Ahora, los que le negaron siempre el aire fresco de la libertad, los que pisotearon sus lágrimas, los que se burlaron de sus danzas, de sus gallinas degolladas, de su unidad con el misterio del fuego, de su Vudú que parecía locura y que no era sino otra forma de vivir y de resistir; aquellos, decía, que jamás se preocuparon de esa pobreza que era escándalo, que la tenían a la mano de su mezquina compasión, ahora revolotean disputándose una magra presencia humanitaria, enviando hospitales o unos cuantos dólares para calmar su desalmada conciencia o su insomnio de un minuto, menos del que duró el terremoto, esos que gastaron 800 mil millones de dólares en armas y no gastan ni uno en la pobreza de los desamparados.
Obviamente, con la obviedad que nos dicta la historia, nos referimos a los conquistadores de siempre, a los negreros de la ilusión, a los pisadores habituales de la dignidad y del llanto de los vencidos momentáneos; no nos referimos, claro está, a los pueblos pobres que siempre están al lado de sus hermanos pobres, porque solo la pobreza los hace solidarios, los unimisma, los encandila con un amor incomprensible para los fariseos, los epulones, los sacrificadores, los devoradores de almas, que no se satisfacen con chupar el cuerpo famélico de los que ya no tienen sangre porque la vendieron en los callejones del hambre y de la desesperación, pero que no sucumben, porque saben que el dolor acabará un día y que por eso resisten, aman, procrean y danzan.
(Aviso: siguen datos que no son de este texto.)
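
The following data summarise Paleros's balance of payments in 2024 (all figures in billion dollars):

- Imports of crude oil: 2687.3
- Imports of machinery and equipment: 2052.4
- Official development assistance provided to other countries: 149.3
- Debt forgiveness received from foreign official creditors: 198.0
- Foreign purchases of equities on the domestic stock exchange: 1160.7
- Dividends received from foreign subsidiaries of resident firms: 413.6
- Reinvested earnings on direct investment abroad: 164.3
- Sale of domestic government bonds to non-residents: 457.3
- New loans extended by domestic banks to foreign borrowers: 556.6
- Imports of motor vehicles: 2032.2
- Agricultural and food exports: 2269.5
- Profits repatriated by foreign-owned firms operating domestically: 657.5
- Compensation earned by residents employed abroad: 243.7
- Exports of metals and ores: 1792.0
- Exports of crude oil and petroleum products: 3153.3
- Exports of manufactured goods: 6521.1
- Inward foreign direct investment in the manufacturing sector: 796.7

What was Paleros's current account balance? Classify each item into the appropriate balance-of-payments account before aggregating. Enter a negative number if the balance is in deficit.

6978.8

Goods: -2032.2 - 2687.3 + 3153.3 + 2269.5 + 6521.1 + 1792.0 - 2052.4 = 6964.0
Primary income: 243.7 - 657.5 + 413.6 + 164.3 = 164.1
Secondary income: -149.3
Current account = 6964.0 + 164.1 + (-149.3) = 6978.8
(Excluded from the current account — capital account: debt forgiveness received from foreign official creditors 198.0; financial account: foreign purchases of equities on the domestic stock exchange 1160.7, sale of domestic government bonds to non-residents 457.3, new loans extended by domestic banks to foreign borrowers 556.6, inward foreign direct investment in the manufacturing sector 796.7.)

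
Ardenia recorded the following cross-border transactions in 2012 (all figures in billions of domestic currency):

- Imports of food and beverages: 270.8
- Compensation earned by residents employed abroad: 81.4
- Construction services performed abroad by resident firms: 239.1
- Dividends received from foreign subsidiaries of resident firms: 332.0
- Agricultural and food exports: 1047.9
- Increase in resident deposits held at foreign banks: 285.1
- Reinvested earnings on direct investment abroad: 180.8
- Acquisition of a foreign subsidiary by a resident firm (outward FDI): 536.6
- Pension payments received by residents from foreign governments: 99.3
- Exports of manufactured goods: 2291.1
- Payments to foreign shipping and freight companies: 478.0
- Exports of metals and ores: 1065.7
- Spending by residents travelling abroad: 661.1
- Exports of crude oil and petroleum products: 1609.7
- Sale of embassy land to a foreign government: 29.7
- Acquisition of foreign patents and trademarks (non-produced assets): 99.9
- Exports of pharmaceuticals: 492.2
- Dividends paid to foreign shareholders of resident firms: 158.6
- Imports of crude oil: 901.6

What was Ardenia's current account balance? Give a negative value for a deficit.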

Y esas palabras de Jesús, el Cristo, que son otro vértigo por la cima o por la sima a donde llegan o de donde proceden, incomprensibles ahora y ayer y tal vez mañana, esas palabras que dijeron: “Porque al que tiene, le será dado, y tendrá más; y al que no tiene, aun lo que tiene le será quitado!” Y “Tú, que estuviste siempre bien”, quitaste a ese pueblo hasta lo que no tenían que era lo que tenían, no solo sus manglares le quitaste, sino también sus bosques y sus arrecifes de coral, y le quitaste su techo de plástico, su piso de lágrimas, su olla de vacío, su almohada de piedra, su jergón de arañas, y su amado chinche, ¿di, Vallejo?, hasta su media remendada, su zapato viejo, su cuchara, en suma, atravesada.
Pero no le quitaste, nadie le podrá quitar a ese amado pueblo, a esa tierra de montañas, la esperanza que se resiste a morir, porque sabe, cómo lo sabe no lo sabemos, que su dolor es nuestra madre, nuestra memoria y nuestro espejo; que su coraje y su fe están ahí, para decirnos a los satisfechos que se puede vivir, que se debe vivir, que no hay derecho ni lugar para la desesperanza, sino para la perpetua rebelión, que es la forma suprema del amor.